Right now this is little more than a bullet point list, I’m presenting to PROMS-G in February (“The End of Projects”) where I will present a more coherent argument. Until then here goes.
Lets start of by defining “A project”.
The Project Management Institute says:
“what is a project? It’s a temporary group activity designed to produce a unique product, service or result. A project is temporary in that it has a defined beginning and end in time, and therefore defined scope and resources. … The development of software for an improved business process, the construction of a building … — all are projects. And all must be expertly managed to deliver the on-time, on-budget results, learning and integration that organizations need.”
PRINCE2 defines a project as:
Actually, PRINCE2 has two definitions of a project:
Bearing this in mind I suggest the project model does not fit software development:
- Projects have end dates – successful software doesn’t end, it not temporary. Finished software is dead software, software that isn’t used and doesn’t change
- Successful software is continually developed and improved, the team is not temporary, it continues to exist (although it might change composition and the imposition of the project may at times destaff it)
- Resources change: sometimes the people decide to leave of their own accord, sometimes the wider organizations decided to remove people or add others
- The project model implies we can define what needs doing before we begin and that it won’t change. Software development uncovers need as it proceeds.
- Project thinking implies that the problem can be defined independently before the solution: in software development the creating of a (partial) solution can lead to a redefinition of the problem being addressed.
Those points might be enough to persuade you the project model is not a good fit for software development. I go further, I think the project metaphor actively damages software development and destroys business value:
- Project success criteria are “On time, On budget, On scope” and not business value. These criteria become a distraction and a barrier to hide behind – a “social defence” to use the jargon. Work should be value seeking and judged by the value/capability/benefit/[whatever you want] rather than arbitrary criteria which seemed good one day in the past.
- Corporate Psychopathy: why disband a performing team just because a project has ended? Why start a project by pulling together a new team who have never played before?

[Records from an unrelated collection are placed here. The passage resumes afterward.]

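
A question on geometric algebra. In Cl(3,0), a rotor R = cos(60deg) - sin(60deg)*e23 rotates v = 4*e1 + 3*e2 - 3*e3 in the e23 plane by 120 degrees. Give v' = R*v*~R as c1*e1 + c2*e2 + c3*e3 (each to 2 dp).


Rotor R = cos(60deg) - sin(60deg)*e23
Rotation angle theta = 2 * 60 = 120 degrees in the e23 plane (e2 -> e3).
The component perpendicular to the plane (e1) is invariant: v'_1 = v1 = 4.00
cos(120deg) = -0.5000, sin(120deg) = 0.8660
v'_2 = v2*cos(theta) - v3*sin(theta) = 3*(-0.5000) - (-3)*0.8660 = 1.10
v'_3 = v2*sin(theta) + v3*cos(theta) = 3*0.8660 + (-3)*(-0.5000) = 4.10
v' = 4.00*e1 + 1.10*e2 + 4.10*e3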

- Destroying team destroys knowledge – knowledge has value, knowledge exists in heads not documents
- Project thinking induces short-termism – around quality, around productivity and around teams especially. Project thinking builds pre-fab houses when it should be building to last
- Large batch size: projects lump lots of work together and attempt to manage it all as one large unit. This is inefficient (software has dis-economies of scale), breaks flow and delays delivery which delays value realisation
- Project thinking makes BAU a dirty word; BAU is not a dirty work, BAU is where the action is: if it is worth doing it is worth doing more of, if it is not worth doing then close it down. Use portfolio management rather than pre-defined cut-offs
- Projects inflict change on people (employees): why not seek their involvement? They own the work, they are BAU, the work stream should be seeking to improve itself as part of its daily work
- Continuous improvement is continuous. Projects stop continuity, projects break flow and reduce effectiveness. Continuous improvement should be part of the fabric of everyday work, supported if need be by technologists.

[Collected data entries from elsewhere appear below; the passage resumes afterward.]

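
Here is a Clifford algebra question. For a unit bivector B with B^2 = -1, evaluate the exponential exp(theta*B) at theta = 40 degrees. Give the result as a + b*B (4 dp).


For a unit bivector B with B^2 = -1, the exponential series gives
e^(theta*B) = cos(theta) + sin(theta)*B (the GA analogue of Euler's formula).
theta = 40 degrees = 0.698132 rad
cos(40 deg) = 0.7660
sin(40 deg) = 0.6428
exp(theta*B) = 0.7660 + 0.6428*B


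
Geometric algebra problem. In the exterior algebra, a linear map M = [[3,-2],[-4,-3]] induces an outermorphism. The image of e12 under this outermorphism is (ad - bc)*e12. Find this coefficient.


The outermorphism of a linear map f sends e1^e2 to f(e1)^f(e2).
f(e1) = 3*e1 - 4*e2
f(e2) = -2*e1 - 3*e2
f(e1) ^ f(e2) = (3*e1 - 4*e2) ^ (-2*e1 - 3*e2)
= 3*(-3)*e12 + (-4)*(-2)*e21
= (-9 - 8)*e12
= -17*e12
Coefficient = -17


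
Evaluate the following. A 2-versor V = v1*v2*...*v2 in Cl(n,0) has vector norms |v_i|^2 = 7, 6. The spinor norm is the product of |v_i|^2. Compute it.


Spinor norm N(V) = |v1|^2 * |v2|^2 * ... * |v2|^2
= 7 * 6
Running product: 7, 42
N(V) = 42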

- Project thinking create scheduling projects: “Project B after Project A has finished, but if A is late….” – define work streams and feed them work
- Projects confine change to projects and freeze change elsewhere
- Start-up costs: bureaucracy, administration, etc. of starting a project mean the project model is expensive and slow at taking action. Project setup costs detract from value and the time it takes to “launch” a project detract from responsiveness. On a small work effort the costs of creating a project may be disproportionally high which may detract from attractiveness of doing the work. Similarly the time it takes to get a project scoped, a team assembled, everything kicked-off, performing and delivering creates a barrier to seizing value.

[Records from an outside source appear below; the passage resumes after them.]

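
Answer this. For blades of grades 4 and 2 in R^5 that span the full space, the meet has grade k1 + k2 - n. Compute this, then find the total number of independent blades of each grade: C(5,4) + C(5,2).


Meet grade = grade(A) + grade(B) - n
= 4 + 2 - 5 = 1
C(5,4) = 5
C(5,2) = 10
dim_A + dim_B = 5 + 10 = 15


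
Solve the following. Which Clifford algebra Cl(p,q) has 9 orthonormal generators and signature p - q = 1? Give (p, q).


We need p + q = 9 and p - q = 1.
Adding: 2p = 9 + 1 = 10, so p = 5.
Then q = 9 - 5 = 4.
(p, q) = (5, 4)


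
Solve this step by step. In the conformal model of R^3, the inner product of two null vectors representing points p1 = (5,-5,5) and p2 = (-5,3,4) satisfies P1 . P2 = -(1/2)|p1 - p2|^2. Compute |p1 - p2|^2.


p1 - p2 = (10, -8, 1)
|p1 - p2|^2 = 10^2 + (-8)^2 + 1^2
= 100 + 64 + 1
= 165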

I recognise that a lot of what is called “a project” isn’t, it doesn’t fit the definitions at above. That simply makes things worse. Calling something a project when it isn’t is at best sloppy thinking, at worst it imports the problems listed into work that would otherwise be free of them.
Then there is scaling: so much of the “scaling agile” debate revolves around projects. If instead you accept standing teams dedicated to improving business as usual many of the scaling issues simply go away.
Projects are accounting codes to bill work back to. Projects are for accountants. Leave them at that.
Ask not “When will it be done?” ask instead “When will it start delivering value?”